Se ci troviamo in questa situazione, a parlare di spread con gli occhi spiritati applaudendo in curva il sorpasso del Bonos sul Btp o il rimbalzino della Borsa sui dati della disoccupazione in California non è solo colpa della noia o delle nostre nevrosi quotidiane. E’ colpa anche delle persone che abbiamo delegato a rappresentarci in parlamento e nei governi, o dei partiti che – ahimè – hanno scelto per noi. Schiere di onorevoli, senatori e, fuori dall’Italia, MP, lord, MEP, MdB che negli ultimi venticinque trent’anni si sono lasciati sedurre dalla magia della finanza, dal mito della crescita infinita della prima industria della storia capace di distruggere valore o, nella migliore delle ipotesi, di trasferirlo dalla produzione alla rendita.

Per chi avesse ancora qualche dubbio su questo processo (apparentemente irreversibile) di occupazione progressiva dello spazio politico da parte dei “mercati” e delle loro ragioni può tornare utile leggere l’ultimo rapporto del Bureau of Investigative Journalism un’organizzazione non profit londinese formata da giornalisti investigativi che pubblicano inchieste e reportage riproducibili e ripubblicabili liberamente.

Le analisi del Bij hanno rivelato che l’industria finanziaria della Gran Bretagna paga 93 milioni di sterline all’anno (110 milioni di euro) per fare lobbying su parlamentari, ministri, segretari e sottosegretari, foraggiando una gioiosa armata di oltre 800 persone riunite in 129 diverse organizzazioni che negli ultimi anni sono riusciti, nell’ordine, a:

  • tagliare le tasse sulle imprese e sulle sedi estere delle banche, cosa che ha portato a miliardi di risparmi per gli operatori finanziari;

  • eliminare un programma nazionale per uno schema pensionistico non profit di cui avrebbero beneficiato milioni di lavoratori interinali sottopagati;

  • bloccare sul nascere i piani del governo per creare un nuovo organo di supervisione sulle società quotate;

  • consigliare al governo britannico di resistere ai tentativi dell’Unione Europea di regolamentare in modo più rigoroso il settore finanziario.

Indignato, il ministro britannico del business, il liberal-democratico Vince Cable, ha dichiarato che il sistema finanziario ha “un’influenza spropositata” che deve essere limitata. Cable si è anche dichiarato “preoccupato” perché “si ritiene troppo spesso che gli interessi delle banche rappresentino l’interesse nazionale”.

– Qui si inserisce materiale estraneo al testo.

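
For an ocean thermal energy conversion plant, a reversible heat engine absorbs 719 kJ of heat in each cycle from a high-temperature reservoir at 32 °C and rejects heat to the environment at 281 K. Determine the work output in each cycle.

W ≈ 56.90 kJ

T_H = 32 °C → 32 + 273.15 = 305.15 K.
For a reversible engine, η = 1 − T_C/T_H = 1 − 281.00/305.15 = 0.0791.
W = η·Q_H = 0.0791 × 719 = 56.90 kJ.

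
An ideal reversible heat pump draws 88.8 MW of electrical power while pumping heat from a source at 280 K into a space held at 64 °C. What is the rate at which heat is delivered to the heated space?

T_H = 64 °C → 64 + 273.15 = 337.15 K.
For a reversible heat pump, COP_HP = T_H/(T_H − T_C) = 337.15/57.15 = 5.8994.
Q_H = COP_HP · W = 5.8994 × 88.8 = 524 MW.

Q̇_H ≈ 524 MW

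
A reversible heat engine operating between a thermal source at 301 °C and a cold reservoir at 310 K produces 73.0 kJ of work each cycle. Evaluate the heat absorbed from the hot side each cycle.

T_H = 301 °C → 301 + 273.15 = 574.15 K.
Carnot efficiency: η = 1 − T_C/T_H = 1 − 310.00/574.15 = 0.4601.
Q_H = W/η = 73.0/0.4601 = 159 kJ.

Q_H ≈ 159 kJ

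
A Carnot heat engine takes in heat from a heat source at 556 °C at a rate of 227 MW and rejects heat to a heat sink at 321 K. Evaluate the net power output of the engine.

Ẇ ≈ 139 MW

T_H = 556 °C → 556 + 273.15 = 829.15 K.
Since the cycle is reversible, η = 1 − T_C/T_H = 1 − 321.00/829.15 = 0.6129.
W = η·Q_H = 0.6129 × 227 = 139 MW.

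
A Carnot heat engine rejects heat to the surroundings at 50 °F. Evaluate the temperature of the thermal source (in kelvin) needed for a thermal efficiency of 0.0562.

T_H ≈ 300.0 K

T_C = 50 °F → (50 − 32) × 5/9 = 10.00 °C = 283.15 K.
From η = 1 − T_C/T_H, solving for T_H gives T_H = T_C/(1 − η) = 283.15/(1 − 0.0562) = 300.0 K.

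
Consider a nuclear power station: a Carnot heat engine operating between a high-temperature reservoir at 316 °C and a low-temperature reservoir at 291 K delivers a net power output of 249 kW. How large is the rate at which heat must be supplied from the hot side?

Q̇_H ≈ 492 kW

T_H = 316 °C → 316 + 273.15 = 589.15 K.
Since the cycle is reversible, η = 1 − T_C/T_H = 1 − 291.00/589.15 = 0.5061.
Q_H = W/η = 249/0.5061 = 492 kW.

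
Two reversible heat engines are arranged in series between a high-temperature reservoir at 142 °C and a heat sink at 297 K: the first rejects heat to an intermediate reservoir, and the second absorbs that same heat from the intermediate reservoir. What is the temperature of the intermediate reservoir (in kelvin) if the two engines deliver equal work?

T_m ≈ 356 K

T_H = 142 °C → 142 + 273.15 = 415.15 K.
For reversible stages Q_m = Q_H·(T_m/T_H). Setting W₁ = Q_H(1 − T_m/T_H) equal to W₂ = Q_m(1 − T_C/T_m) = Q_H·(T_m − T_C)/T_H gives T_H − T_m = T_m − T_C, so T_m = (T_H + T_C)/2 = (415.15 + 297.00)/2 = 356 K.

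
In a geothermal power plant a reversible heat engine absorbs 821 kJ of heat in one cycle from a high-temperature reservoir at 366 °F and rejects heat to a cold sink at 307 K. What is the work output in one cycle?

T_H = 366 °F → (366 − 32) × 5/9 = 185.56 °C = 458.71 K.
Since the cycle is reversible, η = 1 − T_C/T_H = 1 − 307.00/458.71 = 0.3307.
W = η·Q_H = 0.3307 × 821 = 272 kJ.

W ≈ 272 kJ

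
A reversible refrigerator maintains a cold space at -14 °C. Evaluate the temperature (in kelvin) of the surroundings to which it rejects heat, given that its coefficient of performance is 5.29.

T_C = -14 °C → -14 + 273.15 = 259.15 K.
COP_R = T_C/(T_H − T_C) ⇒ T_H = T_C·(1 + 1/COP_R) = 259.15 × (1 + 1/5.29) = 308 K.

T_H ≈ 308 K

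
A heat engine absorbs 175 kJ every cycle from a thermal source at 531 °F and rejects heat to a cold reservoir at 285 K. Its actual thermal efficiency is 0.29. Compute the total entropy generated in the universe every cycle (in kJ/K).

T_H = 531 °F → (531 − 32) × 5/9 = 277.22 °C = 550.37 K.
W = η·Q_H = 0.29 × 175 = 50.75 kJ, so Q_C = Q_H − W = 124.2 kJ.
Reservoir entropy changes: ΔS_H = −Q_H/T_H = −175/550.37 = -0.3180 kJ/K and ΔS_C = +Q_C/T_C = 124.2/285.00 = 0.4360 kJ/K.
ΔS_univ = −Q_H/T_H + Q_C/T_C = 0.118 kJ/K (> 0, since η = 0.29 < η_Carnot = 0.482).

ΔS_univ ≈ 0.118 kJ/K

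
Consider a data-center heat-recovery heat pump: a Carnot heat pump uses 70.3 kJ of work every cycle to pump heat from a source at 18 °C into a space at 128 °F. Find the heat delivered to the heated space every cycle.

Q_H ≈ 649.6 kJ

T_H = 128 °F → (128 − 32) × 5/9 = 53.33 °C = 326.48 K.
T_C = 18 °C → 18 + 273.15 = 291.15 K.
For a reversible heat pump, COP_HP = T_H/(T_H − T_C) = 326.48/35.33 = 9.2401.
Q_H = COP_HP · W = 9.2401 × 70.3 = 649.6 kJ.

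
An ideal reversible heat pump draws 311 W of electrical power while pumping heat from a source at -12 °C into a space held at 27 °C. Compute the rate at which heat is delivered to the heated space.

T_H = 27 °C → 27 + 273.15 = 300.15 K.
T_C = -12 °C → -12 + 273.15 = 261.15 K.
COP_HP = T_H/(T_H − T_C) = 300.15/39.00 = 7.6962.
Q_H = COP_HP · W = 7.6962 × 311 = 2394 W.

Q̇_H ≈ 2394 W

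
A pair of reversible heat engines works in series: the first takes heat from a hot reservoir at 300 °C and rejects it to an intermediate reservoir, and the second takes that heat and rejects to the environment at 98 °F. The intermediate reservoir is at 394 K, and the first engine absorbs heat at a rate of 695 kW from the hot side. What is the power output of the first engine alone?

T_H = 300 °C → 300 + 273.15 = 573.15 K.
T_C = 98 °F → (98 − 32) × 5/9 = 36.67 °C = 309.82 K.
First-stage efficiency η₁ = 1 − T_m/T_H = 1 − 394.00/573.15 = 0.3126.
W₁ = η₁·Q_H = 0.3126 × 695 = 217.2 kW.

Ẇ₁ ≈ 217.2 kW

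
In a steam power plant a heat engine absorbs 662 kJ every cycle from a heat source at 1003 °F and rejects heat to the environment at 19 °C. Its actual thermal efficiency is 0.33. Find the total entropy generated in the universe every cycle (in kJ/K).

ΔS_univ ≈ 0.704 kJ/K

T_H = 1003 °F → (1003 − 32) × 5/9 = 539.44 °C = 812.59 K.
T_C = 19 °C → 19 + 273.15 = 292.15 K.
W = η·Q_H = 0.33 × 662 = 218.5 kJ, so Q_C = Q_H − W = 443.5 kJ.
The hot reservoir loses entropy Q_H/T_H = 662/812.59 = 0.8147 kJ/K; the cold reservoir gains Q_C/T_C = 443.5/292.15 = 1.518 kJ/K.
ΔS_univ = −Q_H/T_H + Q_C/T_C = 0.704 kJ/K (> 0, since η = 0.33 < η_Carnot = 0.640).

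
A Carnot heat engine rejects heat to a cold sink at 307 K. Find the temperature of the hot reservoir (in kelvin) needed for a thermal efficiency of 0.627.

From η = 1 − T_C/T_H, solving for T_H gives T_H = T_C/(1 − η) = 307.00/(1 − 0.627) = 823.1 K.

T_H ≈ 823.1 K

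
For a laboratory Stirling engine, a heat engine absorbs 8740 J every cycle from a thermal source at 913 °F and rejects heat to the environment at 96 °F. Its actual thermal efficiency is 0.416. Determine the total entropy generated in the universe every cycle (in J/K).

ΔS_univ ≈ 5.07 J/K

T_H = 913 °F → (913 − 32) × 5/9 = 489.44 °C = 762.59 K.
T_C = 96 °F → (96 − 32) × 5/9 = 35.56 °C = 308.71 K.
W = η·Q_H = 0.416 × 8740 = 3636 J, so Q_C = Q_H − W = 5104 J.
The hot reservoir loses entropy Q_H/T_H = 8740/762.59 = 11.46 J/K; the cold reservoir gains Q_C/T_C = 5104/308.71 = 16.53 J/K.
ΔS_univ = −Q_H/T_H + Q_C/T_C = 5.07 J/K (> 0, since η = 0.416 < η_Carnot = 0.595).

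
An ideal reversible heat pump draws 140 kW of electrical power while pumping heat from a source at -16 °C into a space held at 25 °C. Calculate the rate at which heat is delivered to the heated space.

Q̇_H ≈ 1018 kW

T_H = 25 °C → 25 + 273.15 = 298.15 K.
T_C = -16 °C → -16 + 273.15 = 257.15 K.
COP_HP = T_H/(T_H − T_C) = 298.15/41.00 = 7.2720.
Q_H = COP_HP · W = 7.2720 × 140 = 1018 kW.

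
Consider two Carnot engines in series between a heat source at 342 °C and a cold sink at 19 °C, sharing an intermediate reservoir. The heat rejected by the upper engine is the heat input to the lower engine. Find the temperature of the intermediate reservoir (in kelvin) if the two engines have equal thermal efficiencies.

T_H = 342 °C → 342 + 273.15 = 615.15 K.
T_C = 19 °C → 19 + 273.15 = 292.15 K.
Equal efficiencies require 1 − T_m/T_H = 1 − T_C/T_m, i.e. T_m/T_H = T_C/T_m, so T_m = √(T_H·T_C) = √(615.15 × 292.15) = 424 K.

T_m ≈ 424 K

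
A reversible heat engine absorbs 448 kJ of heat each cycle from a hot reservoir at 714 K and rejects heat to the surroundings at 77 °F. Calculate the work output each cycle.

T_C = 77 °F → (77 − 32) × 5/9 = 25.00 °C = 298.15 K.
For a reversible engine, η = 1 − T_C/T_H = 1 − 298.15/714.00 = 0.5824.
W = η·Q_H = 0.5824 × 448 = 261 kJ.

W ≈ 261 kJ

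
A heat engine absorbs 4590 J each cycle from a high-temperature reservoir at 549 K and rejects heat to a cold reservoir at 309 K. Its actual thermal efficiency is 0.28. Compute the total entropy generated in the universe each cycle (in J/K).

W = η·Q_H = 0.28 × 4590 = 1285 J, so Q_C = Q_H − W = 3305 J.
Entropy balance on the reservoirs: −Q_H/T_H = -8.361 J/K, +Q_C/T_C = 10.70 J/K.
ΔS_univ = −Q_H/T_H + Q_C/T_C = 2.33 J/K (> 0, since η = 0.28 < η_Carnot = 0.437).

ΔS_univ ≈ 2.33 J/K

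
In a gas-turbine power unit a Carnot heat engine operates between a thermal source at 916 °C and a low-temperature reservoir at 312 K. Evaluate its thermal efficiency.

η ≈ 0.738

T_H = 916 °C → 916 + 273.15 = 1189.15 K.
For a reversible engine, η = 1 − T_C/T_H = 1 − 312.00/1189.15 = 0.738.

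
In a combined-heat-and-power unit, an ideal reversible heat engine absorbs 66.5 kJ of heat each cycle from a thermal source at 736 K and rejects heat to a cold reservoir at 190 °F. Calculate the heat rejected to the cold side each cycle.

Q_C ≈ 32.6 kJ

T_C = 190 °F → (190 − 32) × 5/9 = 87.78 °C = 360.93 K.
Since the cycle is reversible, η = 1 − T_C/T_H = 1 − 360.93/736.00 = 0.5096.
For a reversible cycle Q_C/Q_H = T_C/T_H, so Q_C = 66.5 × 360.93/736.00 = 32.6 kJ.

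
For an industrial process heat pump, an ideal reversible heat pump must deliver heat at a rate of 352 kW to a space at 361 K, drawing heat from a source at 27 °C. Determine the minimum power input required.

Ẇ_in ≈ 59.3 kW

T_C = 27 °C → 27 + 273.15 = 300.15 K.
Reversible heating COP: COP_HP = T_H/(T_H − T_C) = 361.00/60.85 = 5.9326.
W = Q_H/COP_HP = 352/5.9326 = 59.3 kW.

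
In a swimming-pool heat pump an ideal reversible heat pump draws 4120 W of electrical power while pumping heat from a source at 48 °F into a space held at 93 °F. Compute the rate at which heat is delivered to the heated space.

Q̇_H ≈ 50600 W

T_H = 93 °F → (93 − 32) × 5/9 = 33.89 °C = 307.04 K.
T_C = 48 °F → (48 − 32) × 5/9 = 8.89 °C = 282.04 K.
COP_HP = T_H/(T_H − T_C) = 307.04/25.00 = 12.2816.
Q_H = COP_HP · W = 12.2816 × 4120 = 50600 W.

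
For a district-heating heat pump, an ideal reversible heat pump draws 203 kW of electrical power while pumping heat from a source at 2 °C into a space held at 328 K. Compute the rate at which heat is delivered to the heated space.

T_C = 2 °C → 2 + 273.15 = 275.15 K.
The Carnot heat-pump COP is COP_HP = T_H/(T_H − T_C) = 328.00/52.85 = 6.2062.
Q_H = COP_HP · W = 6.2062 × 203 = 1260 kW.

Q̇_H ≈ 1260 kW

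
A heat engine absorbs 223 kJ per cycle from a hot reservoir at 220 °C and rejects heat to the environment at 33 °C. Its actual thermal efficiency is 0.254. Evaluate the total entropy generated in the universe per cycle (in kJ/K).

ΔS_univ ≈ 0.09119 kJ/K

T_H = 220 °C → 220 + 273.15 = 493.15 K.
T_C = 33 °C → 33 + 273.15 = 306.15 K.
W = η·Q_H = 0.254 × 223 = 56.64 kJ, so Q_C = Q_H − W = 166.4 kJ.
Reservoir entropy changes: ΔS_H = −Q_H/T_H = −223/493.15 = -0.4522 kJ/K and ΔS_C = +Q_C/T_C = 166.4/306.15 = 0.5434 kJ/K.
ΔS_univ = −Q_H/T_H + Q_C/T_C = 0.09119 kJ/K (> 0, since η = 0.254 < η_Carnot = 0.379).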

Peccato che i conservatori, suoi colleghi nella coalizione di governo, nel 2011 abbiano ricevuto il 92,3% delle donazioni ai partiti da parte dei lobbisti della finanza. Un tesoretto pari a 6,11 milioni di sterline. Mentre 124 membri della Camera dei Lord hanno legami diretti con istituti finanziari. Niente di cui stupirsi: l’industria finanziaria vale il 9% del Pil della Gran Bretagna. Se non si penserà a un serio programma di “riconversione industriale” la difesa di banche e finanziarie continuerà a coincidere, almeno in parte, con la difesa di interessi nazionali. Come cittadini ed elettori dovremmo iniziare a preoccuparci seriamente, votando di conseguenza. Altrimenti, per contrappasso, saremo costretti a parlare di spread, bund, Cds e memorandum per il resto dei nostri giorni.